Note that full log details are saved, regardless of the value of the verbosity argument.

4.3 Log shorthand

The log is populated as the algorithm executes, using a shorthand notation described in the following table. This shorthand forms the content of the log_entry column of the log dataframe exported to log_file_path.

log_exp_tab <- autospc:::log_explanation_table
log_exp_tab %>% 
  knitr::kable()
algorithm_step shorthand explanation
1 0100 Initialise algorithm.

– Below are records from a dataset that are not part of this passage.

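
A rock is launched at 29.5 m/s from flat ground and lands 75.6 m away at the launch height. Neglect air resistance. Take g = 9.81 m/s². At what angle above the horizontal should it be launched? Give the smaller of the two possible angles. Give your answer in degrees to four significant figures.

29.23°

From R = (v₀²/g) sin 2θ: sin 2θ = 9.81 × 75.6 / 870.25 = 0.8522.
2θ = 58.45° or 180° − 58.45° = 121.5°, so θ = 29.23° or 60.77°.
The smaller angle is 29.23°.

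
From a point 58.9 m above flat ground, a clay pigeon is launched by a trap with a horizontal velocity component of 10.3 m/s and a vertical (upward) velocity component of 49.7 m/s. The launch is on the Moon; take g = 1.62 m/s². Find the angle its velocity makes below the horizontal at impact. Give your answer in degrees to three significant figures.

With up positive and y = 0 at the ground: y(t) = 58.9 + (49.70) t − 0.8100 t². Setting y = 0 and taking the positive root: t = [49.70 + √(49.70² + 2·1.62·58.9)] / 1.62 = (49.70 + 51.58) / 1.62 = 62.52 s.
At impact: v_y = v_y0 − g t = −51.58 m/s; vₓ = 10.30 m/s.
Angle below horizontal: arctan(|v_y|/vₓ) = arctan(51.58/10.30) = 78.71°.

78.7°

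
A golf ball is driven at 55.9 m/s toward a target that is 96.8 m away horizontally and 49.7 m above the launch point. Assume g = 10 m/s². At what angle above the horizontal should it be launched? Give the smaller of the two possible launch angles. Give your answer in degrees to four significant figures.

Trajectory: y = x tanθ − g x² (1 + tan²θ)/(2v₀²). With x = 96.8, y = 49.7, v₀ = 55.9, g = 10.0:
14.99 tan²θ − 96.8 tanθ + (64.69) = 0.
tanθ = [96.8 ± √(96.8² − 4 × 14.99 × (64.69))] / (2 × 14.99) = (96.8 ± 74.10) / 29.99, giving tanθ = 0.7571 or 5.699.
θ = 37.13° or 80.05°; the smaller is 37.13°.

37.13°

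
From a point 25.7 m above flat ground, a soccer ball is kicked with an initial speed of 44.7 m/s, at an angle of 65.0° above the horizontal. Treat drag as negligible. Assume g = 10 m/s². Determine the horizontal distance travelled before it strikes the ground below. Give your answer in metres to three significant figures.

164 m

vₓ = 44.70 cos 65.0° = 18.89 m/s; v_y0 = 44.70 sin 65.0° = 40.51 m/s.
The projectile lands when y = 25.7 + (40.51) t − ½·10.0·t² = 0. Positive root: t = (40.51 + √(40.51² + 2·10.0·25.7)) / 10.0 = (40.51 + 46.42) / 10.0 = 8.694 s.
Horizontal distance: R = vₓ t = 18.89 × 8.694 = 164.2 m.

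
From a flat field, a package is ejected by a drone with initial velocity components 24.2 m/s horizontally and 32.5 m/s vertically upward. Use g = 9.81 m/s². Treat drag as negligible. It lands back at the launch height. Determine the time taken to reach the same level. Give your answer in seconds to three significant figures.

Landing at launch height ⇒ T = 2 v_y0 / g = 2 × 32.50 / 9.81 = 6.626 s.

6.63 s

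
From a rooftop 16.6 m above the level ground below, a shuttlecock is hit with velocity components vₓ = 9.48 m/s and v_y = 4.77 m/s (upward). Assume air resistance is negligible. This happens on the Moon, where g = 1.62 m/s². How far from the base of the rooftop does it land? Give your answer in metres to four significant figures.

79.11 m

Vertical motion (up positive, ground at y = 0): 0.8100 t² − (4.770) t − 16.6 = 0, so t = (4.770 + √(4.770² + 2·1.62·16.6)) / 1.62 = (4.770 + 8.749) / 1.62 = 8.345 s.
Horizontal distance: R = vₓ t = 9.480 × 8.345 = 79.11 m.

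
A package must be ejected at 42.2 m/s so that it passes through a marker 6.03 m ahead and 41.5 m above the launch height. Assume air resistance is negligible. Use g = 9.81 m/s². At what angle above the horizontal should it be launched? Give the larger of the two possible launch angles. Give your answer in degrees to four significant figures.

88.90°

Trajectory: y = x tanθ − g x² (1 + tan²θ)/(2v₀²). With x = 6.03, y = 41.5, v₀ = 42.2, g = 9.81:
0.1001 tan²θ − 6.03 tanθ + (41.60) = 0.
tanθ = [6.03 ± √(6.03² − 4 × 0.1001 × (41.60))] / (2 × 0.1001) = (6.03 ± 4.438) / 0.2003, giving tanθ = 7.948 or 52.26.
θ = 82.83° or 88.90°; the larger is 88.90°.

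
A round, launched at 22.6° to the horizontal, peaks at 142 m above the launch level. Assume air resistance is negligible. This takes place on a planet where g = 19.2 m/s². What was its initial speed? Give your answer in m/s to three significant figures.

At the peak v_y = 0, so v_y0 = √(2gH) = √(2 × 19.2 × 142) = 73.84 m/s.
v_y0 = v₀ sin θ ⇒ v₀ = 73.84 / sin 22.6° = 192.2 m/s.

192 m/s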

Counter = 1.
2 02xx Check whether there are sufficient data to form at least one set of limits.
x = 00: Yes
x = 10: No
3 0300 Main algorithm loop begins.
4 04xxyy Check whether there are sufficient data to proceed (Yes/No), and find subsequent rule breaks.
xx = 00: Yes - next rule break within current run
xx = 01: Yes - next rule break beyond current run
xx = 10: No
yy = position of next rule break.
5 05xxyy Check whether there are any subsequent rule breaks.
xx = 00: Yes
xx = 10: No
yy = 01: Next rule break downwards
yy = 10: Next rule break upwards
6 06xxyz Check whether there are sufficient data to proceed.
xx = 00: Yes
xx =10: No
Examine candidate limits.
y = 0: No opposing rule break
y = 1: At least one opposing rule break.
z = 0: Final run does not prevent re-establishment of limits
z = 1: Final run prevents re-establishment of limits.
7 07xx Decide whether to re-establish limits. xx = 00: Yes, xx = 10: No.